Since 1982, the event, famously branded as the “Super Bowl of stock car racing,” has served as NASCAR’s season opener. And no name looms larger in Daytona’s history than Richard Petty, the sport’s legendary seven-time champion, who still holds the record for the most Daytona 500 victories.
Now, with December winding down and the racing world bracing for a new year (one clouded by lingering fan frustration), NASCAR chose to turn to nostalgia to set the tone.

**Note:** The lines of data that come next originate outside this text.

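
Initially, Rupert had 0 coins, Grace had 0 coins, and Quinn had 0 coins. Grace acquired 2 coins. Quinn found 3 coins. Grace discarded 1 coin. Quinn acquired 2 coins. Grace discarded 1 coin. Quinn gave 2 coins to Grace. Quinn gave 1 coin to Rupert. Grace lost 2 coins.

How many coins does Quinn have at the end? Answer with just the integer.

Tracking counts step by step:
Start: Rupert=0, Grace=0, Quinn=0
Event 1 (Grace +2): Grace: 0 -> 2. State: Rupert=0, Grace=2, Quinn=0
Event 2 (Quinn +3): Quinn: 0 -> 3. State: Rupert=0, Grace=2, Quinn=3
Event 3 (Grace -1): Grace: 2 -> 1. State: Rupert=0, Grace=1, Quinn=3
Event 4 (Quinn +2): Quinn: 3 -> 5. State: Rupert=0, Grace=1, Quinn=5
Event 5 (Grace -1): Grace: 1 -> 0. State: Rupert=0, Grace=0, Quinn=5
Event 6 (Quinn -> Grace, 2): Quinn: 5 -> 3, Grace: 0 -> 2. State: Rupert=0, Grace=2, Quinn=3
Event 7 (Quinn -> Rupert, 1): Quinn: 3 -> 2, Rupert: 0 -> 1. State: Rupert=1, Grace=2, Quinn=2
Event 8 (Grace -2): Grace: 2 -> 0. State: Rupert=1, Grace=0, Quinn=2

Quinn's final count: 2

Answer: 2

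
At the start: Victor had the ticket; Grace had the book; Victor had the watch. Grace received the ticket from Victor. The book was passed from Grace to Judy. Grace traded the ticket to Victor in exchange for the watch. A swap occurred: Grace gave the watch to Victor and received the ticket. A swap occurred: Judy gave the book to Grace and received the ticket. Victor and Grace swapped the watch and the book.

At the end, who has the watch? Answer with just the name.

Answer: Grace

Derivation:
Tracking all object holders:
Start: ticket:Victor, book:Grace, watch:Victor
Event 1 (give ticket: Victor -> Grace). State: ticket:Grace, book:Grace, watch:Victor
Event 2 (give book: Grace -> Judy). State: ticket:Grace, book:Judy, watch:Victor
Event 3 (swap ticket<->watch: now ticket:Victor, watch:Grace). State: ticket:Victor, book:Judy, watch:Grace
Event 4 (swap watch<->ticket: now watch:Victor, ticket:Grace). State: ticket:Grace, book:Judy, watch:Victor
Event 5 (swap book<->ticket: now book:Grace, ticket:Judy). State: ticket:Judy, book:Grace, watch:Victor
Event 6 (swap watch<->book: now watch:Grace, book:Victor). State: ticket:Judy, book:Victor, watch:Grace

Final state: ticket:Judy, book:Victor, watch:Grace
The watch is held by Grace.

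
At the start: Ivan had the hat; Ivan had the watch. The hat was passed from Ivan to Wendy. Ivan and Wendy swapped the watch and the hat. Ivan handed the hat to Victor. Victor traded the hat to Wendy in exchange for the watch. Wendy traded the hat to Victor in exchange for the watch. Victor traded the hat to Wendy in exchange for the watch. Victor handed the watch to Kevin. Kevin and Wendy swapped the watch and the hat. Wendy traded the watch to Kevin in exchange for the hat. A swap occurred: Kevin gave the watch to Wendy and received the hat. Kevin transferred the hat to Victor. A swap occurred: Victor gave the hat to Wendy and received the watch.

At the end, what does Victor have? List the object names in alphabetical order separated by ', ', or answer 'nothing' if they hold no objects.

Answer: watch

Derivation:
Tracking all object holders:
Start: hat:Ivan, watch:Ivan
Event 1 (give hat: Ivan -> Wendy). State: hat:Wendy, watch:Ivan
Event 2 (swap watch<->hat: now watch:Wendy, hat:Ivan). State: hat:Ivan, watch:Wendy
Event 3 (give hat: Ivan -> Victor). State: hat:Victor, watch:Wendy
Event 4 (swap hat<->watch: now hat:Wendy, watch:Victor). State: hat:Wendy, watch:Victor
Event 5 (swap hat<->watch: now hat:Victor, watch:Wendy). State: hat:Victor, watch:Wendy
Event 6 (swap hat<->watch: now hat:Wendy, watch:Victor). State: hat:Wendy, watch:Victor
Event 7 (give watch: Victor -> Kevin). State: hat:Wendy, watch:Kevin
Event 8 (swap watch<->hat: now watch:Wendy, hat:Kevin). State: hat:Kevin, watch:Wendy
Event 9 (swap watch<->hat: now watch:Kevin, hat:Wendy). State: hat:Wendy, watch:Kevin
Event 10 (swap watch<->hat: now watch:Wendy, hat:Kevin). State: hat:Kevin, watch:Wendy
Event 11 (give hat: Kevin -> Victor). State: hat:Victor, watch:Wendy
Event 12 (swap hat<->watch: now hat:Wendy, watch:Victor). State: hat:Wendy, watch:Victor

Final state: hat:Wendy, watch:Victor
Victor holds: watch.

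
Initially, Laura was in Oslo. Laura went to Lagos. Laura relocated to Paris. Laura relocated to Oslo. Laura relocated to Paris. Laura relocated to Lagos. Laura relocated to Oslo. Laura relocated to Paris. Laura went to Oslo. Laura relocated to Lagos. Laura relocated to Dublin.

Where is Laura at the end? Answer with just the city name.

Tracking Laura's location:
Start: Laura is in Oslo.
After move 1: Oslo -> Lagos. Laura is in Lagos.
After move 2: Lagos -> Paris. Laura is in Paris.
After move 3: Paris -> Oslo. Laura is in Oslo.
After move 4: Oslo -> Paris. Laura is in Paris.
After move 5: Paris -> Lagos. Laura is in Lagos.
After move 6: Lagos -> Oslo. Laura is in Oslo.
After move 7: Oslo -> Paris. Laura is in Paris.
After move 8: Paris -> Oslo. Laura is in Oslo.
After move 9: Oslo -> Lagos. Laura is in Lagos.
After move 10: Lagos -> Dublin. Laura is in Dublin.

Answer: Dublin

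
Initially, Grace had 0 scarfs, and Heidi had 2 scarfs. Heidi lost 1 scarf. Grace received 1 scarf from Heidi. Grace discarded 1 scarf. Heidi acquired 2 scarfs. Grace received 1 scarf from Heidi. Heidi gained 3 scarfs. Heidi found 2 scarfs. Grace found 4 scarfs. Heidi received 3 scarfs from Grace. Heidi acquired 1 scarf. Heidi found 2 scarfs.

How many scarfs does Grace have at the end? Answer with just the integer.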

The sanctioning body rolled out a one-minute promo for next year’s Daytona 500, built around the legacy of Dale Earnhardt Sr., “The Intimidator,” and his iconic triumph on the 20th attempt.
The message was clear: lean on history, stir emotion, and pack the grandstands once more. But fans weren’t buying the nostalgia play. Instead, the promo sparked a full-blown backlash in the comments section, where frustration quickly gave way to open contempt.

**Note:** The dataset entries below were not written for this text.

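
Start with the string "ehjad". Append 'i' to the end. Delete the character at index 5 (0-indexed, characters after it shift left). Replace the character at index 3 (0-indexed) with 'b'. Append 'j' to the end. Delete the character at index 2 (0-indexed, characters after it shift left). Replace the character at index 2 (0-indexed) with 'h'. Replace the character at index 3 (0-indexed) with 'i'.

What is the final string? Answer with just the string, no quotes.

Answer: ehhij

Derivation:
Applying each edit step by step:
Start: "ehjad"
Op 1 (append 'i'): "ehjad" -> "ehjadi"
Op 2 (delete idx 5 = 'i'): "ehjadi" -> "ehjad"
Op 3 (replace idx 3: 'a' -> 'b'): "ehjad" -> "ehjbd"
Op 4 (append 'j'): "ehjbd" -> "ehjbdj"
Op 5 (delete idx 2 = 'j'): "ehjbdj" -> "ehbdj"
Op 6 (replace idx 2: 'b' -> 'h'): "ehbdj" -> "ehhdj"
Op 7 (replace idx 3: 'd' -> 'i'): "ehhdj" -> "ehhij"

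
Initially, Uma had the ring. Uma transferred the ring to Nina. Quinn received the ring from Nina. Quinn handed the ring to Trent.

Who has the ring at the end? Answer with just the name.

Answer: Trent

Derivation:
Tracking the ring through each event:
Start: Uma has the ring.
After event 1: Nina has the ring.
After event 2: Quinn has the ring.
After event 3: Trent has the ring.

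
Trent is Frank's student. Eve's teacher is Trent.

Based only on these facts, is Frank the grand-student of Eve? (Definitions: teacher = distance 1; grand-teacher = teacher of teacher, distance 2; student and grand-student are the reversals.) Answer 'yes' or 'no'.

Reconstructing the teacher chain from the given facts:
  Frank -> Trent -> Eve
(each arrow means 'teacher of the next')
Positions in the chain (0 = top):
  position of Frank: 0
  position of Trent: 1
  position of Eve: 2

Frank is at position 0, Eve is at position 2; signed distance (j - i) = 2.
'grand-student' requires j - i = -2. Actual distance is 2, so the relation does NOT hold.

Answer: no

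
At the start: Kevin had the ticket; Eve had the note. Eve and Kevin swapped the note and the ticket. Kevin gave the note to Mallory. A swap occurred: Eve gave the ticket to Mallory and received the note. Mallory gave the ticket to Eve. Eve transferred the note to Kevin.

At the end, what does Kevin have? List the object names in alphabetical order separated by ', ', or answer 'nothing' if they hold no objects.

Tracking all object holders:
Start: ticket:Kevin, note:Eve
Event 1 (swap note<->ticket: now note:Kevin, ticket:Eve). State: ticket:Eve, note:Kevin
Event 2 (give note: Kevin -> Mallory). State: ticket:Eve, note:Mallory
Event 3 (swap ticket<->note: now ticket:Mallory, note:Eve). State: ticket:Mallory, note:Eve
Event 4 (give ticket: Mallory -> Eve). State: ticket:Eve, note:Eve
Event 5 (give note: Eve -> Kevin). State: ticket:Eve, note:Kevin

Final state: ticket:Eve, note:Kevin
Kevin holds: note.

Answer: note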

“This sucks stop putting past drivers in these commercials advertise your current stars,” one fan wrote, taking direct aim at NASCAR for what they saw as a blatant attempt to milk nostalgia rather than promote the present. Another echoed the sentiment even more bluntly, “This is awful bro lol no mention of anything recent.”

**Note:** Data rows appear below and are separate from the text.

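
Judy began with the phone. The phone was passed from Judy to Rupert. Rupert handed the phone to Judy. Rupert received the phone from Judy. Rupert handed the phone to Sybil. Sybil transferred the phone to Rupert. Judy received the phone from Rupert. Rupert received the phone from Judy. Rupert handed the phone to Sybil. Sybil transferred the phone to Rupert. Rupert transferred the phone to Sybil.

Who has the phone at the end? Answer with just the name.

Tracking the phone through each event:
Start: Judy has the phone.
After event 1: Rupert has the phone.
After event 2: Judy has the phone.
After event 3: Rupert has the phone.
After event 4: Sybil has the phone.
After event 5: Rupert has the phone.
After event 6: Judy has the phone.
After event 7: Rupert has the phone.
After event 8: Sybil has the phone.
After event 9: Rupert has the phone.
After event 10: Sybil has the phone.

Answer: Sybil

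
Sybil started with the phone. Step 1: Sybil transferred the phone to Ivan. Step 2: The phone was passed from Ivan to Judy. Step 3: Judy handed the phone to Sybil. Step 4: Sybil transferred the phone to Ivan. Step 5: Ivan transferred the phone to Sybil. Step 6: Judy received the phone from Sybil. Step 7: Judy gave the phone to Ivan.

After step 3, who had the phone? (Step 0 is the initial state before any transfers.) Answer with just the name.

Answer: Sybil

Derivation:
Tracking the phone holder through step 3:
After step 0 (start): Sybil
After step 1: Ivan
After step 2: Judy
After step 3: Sybil

At step 3, the holder is Sybil.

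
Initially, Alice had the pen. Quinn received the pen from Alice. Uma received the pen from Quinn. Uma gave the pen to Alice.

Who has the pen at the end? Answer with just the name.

Tracking the pen through each event:
Start: Alice has the pen.
After event 1: Quinn has the pen.
After event 2: Uma has the pen.
After event 3: Alice has the pen.

Answer: Alice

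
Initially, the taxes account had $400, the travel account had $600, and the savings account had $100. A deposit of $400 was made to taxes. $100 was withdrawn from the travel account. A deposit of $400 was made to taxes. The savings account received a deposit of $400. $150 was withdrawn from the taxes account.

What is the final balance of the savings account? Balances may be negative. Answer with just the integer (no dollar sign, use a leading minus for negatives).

Tracking account balances step by step:
Start: taxes=400, travel=600, savings=100
Event 1 (deposit 400 to taxes): taxes: 400 + 400 = 800. Balances: taxes=800, travel=600, savings=100
Event 2 (withdraw 100 from travel): travel: 600 - 100 = 500. Balances: taxes=800, travel=500, savings=100
Event 3 (deposit 400 to taxes): taxes: 800 + 400 = 1200. Balances: taxes=1200, travel=500, savings=100
Event 4 (deposit 400 to savings): savings: 100 + 400 = 500. Balances: taxes=1200, travel=500, savings=500
Event 5 (withdraw 150 from taxes): taxes: 1200 - 150 = 1050. Balances: taxes=1050, travel=500, savings=500

Final balance of savings: 500

Answer: 500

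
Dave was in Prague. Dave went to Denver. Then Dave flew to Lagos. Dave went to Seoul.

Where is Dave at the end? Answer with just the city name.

Answer: Seoul

Derivation:
Tracking Dave's location:
Start: Dave is in Prague.
After move 1: Prague -> Denver. Dave is in Denver.
After move 2: Denver -> Lagos. Dave is in Lagos.
After move 3: Lagos -> Seoul. Dave is in Seoul.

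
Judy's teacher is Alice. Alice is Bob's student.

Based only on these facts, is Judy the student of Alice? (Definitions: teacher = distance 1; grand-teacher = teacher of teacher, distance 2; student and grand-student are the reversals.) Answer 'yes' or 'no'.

Reconstructing the teacher chain from the given facts:
  Bob -> Alice -> Judy
(each arrow means 'teacher of the next')
Positions in the chain (0 = top):
  position of Bob: 0
  position of Alice: 1
  position of Judy: 2

Judy is at position 2, Alice is at position 1; signed distance (j - i) = -1.
'student' requires j - i = -1. Actual distance is -1, so the relation HOLDS.

Answer: yes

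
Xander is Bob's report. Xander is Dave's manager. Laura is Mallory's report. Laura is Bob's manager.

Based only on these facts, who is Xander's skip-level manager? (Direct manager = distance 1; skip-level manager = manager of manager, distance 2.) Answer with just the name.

Reconstructing the manager chain from the given facts:
  Mallory -> Laura -> Bob -> Xander -> Dave
(each arrow means 'manager of the next')
Positions in the chain (0 = top):
  position of Mallory: 0
  position of Laura: 1
  position of Bob: 2
  position of Xander: 3
  position of Dave: 4

Xander is at position 3; the skip-level manager is 2 steps up the chain, i.e. position 1: Laura.

Answer: Laura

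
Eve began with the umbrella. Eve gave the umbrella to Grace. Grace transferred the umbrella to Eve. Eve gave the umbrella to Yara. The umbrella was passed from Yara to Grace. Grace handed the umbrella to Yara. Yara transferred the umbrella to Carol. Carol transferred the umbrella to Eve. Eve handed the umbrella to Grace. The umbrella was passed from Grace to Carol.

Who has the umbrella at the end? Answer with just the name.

Answer: Carol

Derivation:
Tracking the umbrella through each event:
Start: Eve has the umbrella.
After event 1: Grace has the umbrella.
After event 2: Eve has the umbrella.
After event 3: Yara has the umbrella.
After event 4: Grace has the umbrella.
After event 5: Yara has the umbrella.
After event 6: Carol has the umbrella.
After event 7: Eve has the umbrella.
After event 8: Grace has the umbrella.
After event 9: Carol has the umbrella.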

A third fan went further, breaking down what many believed was the most telling detail of all. They pointed out that the promo didn’t feature a single highlight from the modern era, suggesting that even NASCAR’s own marketers know the state of the sport –
“Notice how not one single highlight was shown of any race since 2016? Get rid of stages, get rid of the playoffs, get rid of the next gen car. Sport is killed.”
To NASCAR’s credit, the promo itself is slickly produced, well shot, tightly edited, and thoughtfully written. It opens in a bar, where one fan asks another about the Daytona 500 and why it still carries so much weight.
What follows is a rush of nostalgia, delivered with the kind of wide-eyed enthusiasm you’d expect from someone who sounds like they’ve got a V8 thumping in their chest. The fan launches into a trip down memory lane, recalling Earnhardt’s long-awaited 1998 Daytona 500 victory, and the iconic scene that followed as the entire garage lined up to shake the Intimidator’s hand.
The clip then jumps to 2016, when Denny Hamlin edged Martin Truex Jr. by just 0.010 seconds, then flashes back to 1989, when Darrell Waltrip broke out the “Ickey Shuffle,” paying homage to NFL running back Ickey Woods in one of Daytona’s most unforgettable celebrations. The spot closes with a line meant to tie it all together: “That’s Daytona, man, that’s not a race! That’s America, it’s where we lose our minds and find our hearts.”
Yet the promo’s nostalgia-heavy tone only underscored what many fans believe is the sport’s current malaise. One viewer summed it up bluntly, writing, “The fact that there isn’t a mention of anything that happened in the last decade really shows how down the sh**ter this race has gone.”
Another fan took the criticism a step further, daring NASCAR to present the full picture rather than just the glory days. They called out the modern elements many believe have drained the excitement from the Daytona 500, stage breaks, and conservative fuel-saving tactics, chief among them-
“Show the part where he explains stage breaks and half throttle fuel saving until the last pit stop.”
NASCAR might still know how to sell its past, but the reaction to the Daytona 500 promo suggests a deeper problem: fans no longer believe in the present.